Respondent is using the <rexhealth.net> domain name in order to intentionally attract Internet users to its website by creating a likelihood of confusion with Complainant’s mark and offering third-party links to competing websites.  The Panel infers that Respondent receives click-through fees for diverting Internet users in this fashion.  Therefore, pursuant to Policy ¶ 4(b)(iv), the Panel finds such use of the disputed domain name constitutes bad faith registration and use.  See Associated Newspapers Ltd. v. Domain Manager, FA 201976 (Nat. Arb. Forum Nov. 19, 2003) (“Respondent's prior use of the <mailonsunday.com> domain name is evidence of bad faith pursuant to Policy ¶ 4(b)(iv) because the domain name provided links to Complainant's competitors and Respondent presumably commercially benefited from the misleading domain name by receiving ‘click-through-fees.’”); see also Drs. Foster & Smith, Inc. v. Lalli, FA 95284 (Nat. Arb. Forum Aug. 21, 2000) (finding bad faith where the respondent directed Internet users seeking the complainant’s site to its own website for commercial gain).

 

In addition, Respondent’s use of the <rexhealth.net> domain name to compete with Complainant is further evidence of bad faith.  The Panel finds that a registered domain name used primarily to disrupt the business of a competitor demonstrates bad faith registration and use pursuant to Policy ¶ 4(b)(iii).  See S. Exposure v. S.  Exposure, Inc., FA 94864 (Nat. Arb. Forum July 18, 2000) (finding that the respondent registered the domain name in question to disrupt the business of the complainant, a competitor of the respondent); see also EthnicGrocer.com, Inc. v.
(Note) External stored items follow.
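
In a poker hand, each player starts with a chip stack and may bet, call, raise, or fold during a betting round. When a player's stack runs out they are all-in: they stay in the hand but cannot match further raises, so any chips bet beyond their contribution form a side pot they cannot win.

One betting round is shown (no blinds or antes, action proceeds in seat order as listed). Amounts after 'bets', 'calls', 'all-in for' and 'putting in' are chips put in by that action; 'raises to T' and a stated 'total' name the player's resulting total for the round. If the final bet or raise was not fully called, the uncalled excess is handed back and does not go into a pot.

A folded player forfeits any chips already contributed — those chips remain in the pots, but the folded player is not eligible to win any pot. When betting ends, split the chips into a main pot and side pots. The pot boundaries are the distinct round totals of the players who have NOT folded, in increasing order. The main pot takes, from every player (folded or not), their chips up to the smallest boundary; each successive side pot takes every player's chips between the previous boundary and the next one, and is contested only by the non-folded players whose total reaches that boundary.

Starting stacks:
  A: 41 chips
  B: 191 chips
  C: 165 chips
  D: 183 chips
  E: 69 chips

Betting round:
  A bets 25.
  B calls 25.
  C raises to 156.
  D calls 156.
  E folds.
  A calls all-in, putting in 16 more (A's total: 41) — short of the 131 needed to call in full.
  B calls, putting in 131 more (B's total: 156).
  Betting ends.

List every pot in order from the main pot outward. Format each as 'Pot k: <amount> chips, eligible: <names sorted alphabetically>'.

Contributions: A=41, B=156, C=156, D=156
Folded: E
Pot levels (distinct totals of non-folded players): 41, 156
Layer 1-41: 41 each from A, B, C, D = 41*4 = 164 chips; eligible A, B, C, D
Layer 42-156: 115 each from B, C, D = 115*3 = 345 chips; eligible B, C, D

Pot 1: 164 chips, eligible: A, B, C, D
Pot 2: 345 chips, eligible: B, C, D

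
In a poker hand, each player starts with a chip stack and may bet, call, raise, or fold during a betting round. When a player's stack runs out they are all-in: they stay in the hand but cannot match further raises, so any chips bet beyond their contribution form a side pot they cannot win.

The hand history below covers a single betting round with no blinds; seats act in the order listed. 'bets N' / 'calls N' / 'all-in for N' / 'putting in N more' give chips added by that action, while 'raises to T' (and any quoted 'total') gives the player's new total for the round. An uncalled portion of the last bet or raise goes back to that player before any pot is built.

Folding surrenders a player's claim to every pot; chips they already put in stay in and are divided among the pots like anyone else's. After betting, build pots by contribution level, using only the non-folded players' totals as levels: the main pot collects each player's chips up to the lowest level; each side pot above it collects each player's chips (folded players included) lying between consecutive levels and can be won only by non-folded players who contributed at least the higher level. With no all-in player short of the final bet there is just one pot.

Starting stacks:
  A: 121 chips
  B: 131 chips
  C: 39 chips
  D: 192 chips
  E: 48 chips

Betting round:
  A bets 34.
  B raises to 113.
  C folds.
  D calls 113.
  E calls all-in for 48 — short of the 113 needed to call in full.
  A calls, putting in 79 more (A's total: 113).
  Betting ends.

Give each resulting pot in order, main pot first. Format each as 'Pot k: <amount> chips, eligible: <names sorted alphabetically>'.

Pot 1: 192 chips, eligible: A, B, D, E
Pot 2: 195 chips, eligible: A, B, D

Derivation:
Contributions: A=113, B=113, D=113, E=48
Folded: C
Pot levels (distinct totals of non-folded players): 48, 113
Layer 1-48: 48 each from A, B, D, E = 48*4 = 192 chips; eligible A, B, D, E
Layer 49-113: 65 each from A, B, D = 65*3 = 195 chips; eligible A, B, D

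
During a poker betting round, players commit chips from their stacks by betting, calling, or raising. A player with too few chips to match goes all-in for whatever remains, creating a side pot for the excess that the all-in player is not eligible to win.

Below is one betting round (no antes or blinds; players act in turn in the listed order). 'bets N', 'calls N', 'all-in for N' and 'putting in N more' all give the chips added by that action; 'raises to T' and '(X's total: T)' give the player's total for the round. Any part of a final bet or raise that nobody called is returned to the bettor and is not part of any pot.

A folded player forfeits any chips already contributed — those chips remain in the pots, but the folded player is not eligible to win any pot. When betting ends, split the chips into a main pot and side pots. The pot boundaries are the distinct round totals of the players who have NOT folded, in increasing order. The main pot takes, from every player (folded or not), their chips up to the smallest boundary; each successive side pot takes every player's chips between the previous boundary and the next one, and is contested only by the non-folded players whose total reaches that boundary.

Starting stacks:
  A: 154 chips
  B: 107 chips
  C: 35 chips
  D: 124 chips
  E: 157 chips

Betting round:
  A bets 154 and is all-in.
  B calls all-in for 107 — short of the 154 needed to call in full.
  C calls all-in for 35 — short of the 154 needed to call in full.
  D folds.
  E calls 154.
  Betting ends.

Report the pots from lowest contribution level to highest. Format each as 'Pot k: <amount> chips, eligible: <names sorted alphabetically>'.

Pot 1: 140 chips, eligible: A, B, C, E
Pot 2: 216 chips, eligible: A, B, E
Pot 3: 94 chips, eligible: A, E

Derivation:
Contributions: A=154, B=107, C=35, E=154
Folded: D
Pot levels (distinct totals of non-folded players): 35, 107, 154
Layer 1-35: 35 each from A, B, C, E = 35*4 = 140 chips; eligible A, B, C, E
Layer 36-107: 72 each from A, B, E = 72*3 = 216 chips; eligible A, B, E
Layer 108-154: 47 each from A, E = 47*2 = 94 chips; eligible A, E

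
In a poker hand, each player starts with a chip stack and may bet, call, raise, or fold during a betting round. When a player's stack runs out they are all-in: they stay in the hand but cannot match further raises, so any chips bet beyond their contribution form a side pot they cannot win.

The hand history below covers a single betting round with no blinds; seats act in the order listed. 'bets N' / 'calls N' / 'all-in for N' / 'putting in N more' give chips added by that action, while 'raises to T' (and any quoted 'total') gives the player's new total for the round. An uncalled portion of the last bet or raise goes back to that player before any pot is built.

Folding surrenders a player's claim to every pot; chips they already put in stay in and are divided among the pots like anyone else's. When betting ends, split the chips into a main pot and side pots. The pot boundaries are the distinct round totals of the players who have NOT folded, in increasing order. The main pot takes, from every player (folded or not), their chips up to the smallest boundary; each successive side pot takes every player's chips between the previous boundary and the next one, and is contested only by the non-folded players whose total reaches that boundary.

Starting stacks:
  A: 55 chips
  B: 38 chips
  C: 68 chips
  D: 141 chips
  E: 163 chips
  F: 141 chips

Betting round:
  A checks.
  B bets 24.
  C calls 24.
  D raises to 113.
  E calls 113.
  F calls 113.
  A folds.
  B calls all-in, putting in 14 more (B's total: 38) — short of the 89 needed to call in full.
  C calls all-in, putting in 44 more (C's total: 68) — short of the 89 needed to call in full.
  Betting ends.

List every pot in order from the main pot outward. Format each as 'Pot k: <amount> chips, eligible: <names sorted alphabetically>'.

Contributions: B=38, C=68, D=113, E=113, F=113
Folded: A
Pot levels (distinct totals of non-folded players): 38, 68, 113
Layer 1-38: 38 each from B, C, D, E, F = 38*5 = 190 chips; eligible B, C, D, E, F
Layer 39-68: 30 each from C, D, E, F = 30*4 = 120 chips; eligible C, D, E, F
Layer 69-113: 45 each from D, E, F = 45*3 = 135 chips; eligible D, E, F

Pot 1: 190 chips, eligible: B, C, D, E, F
Pot 2: 120 chips, eligible: C, D, E, F
Pot 3: 135 chips, eligible: D, E, F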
Latingrocer.com, FA 94384 (Nat. Arb. Forum July 7, 2000) (finding bad faith where the respondent’s sites pass users through to the respondent’s competing business).

 

The Panel finds that Policy ¶ 4(a)(iii) has been satisfied.

 

DECISION

Having established all three elements required under the ICANN Policy, the Panel concludes that relief shall be GRANTED.

 

Accordingly, it is Ordered that the <rexhealth.net> domain name be TRANSFERRED from Respondent to Complainant.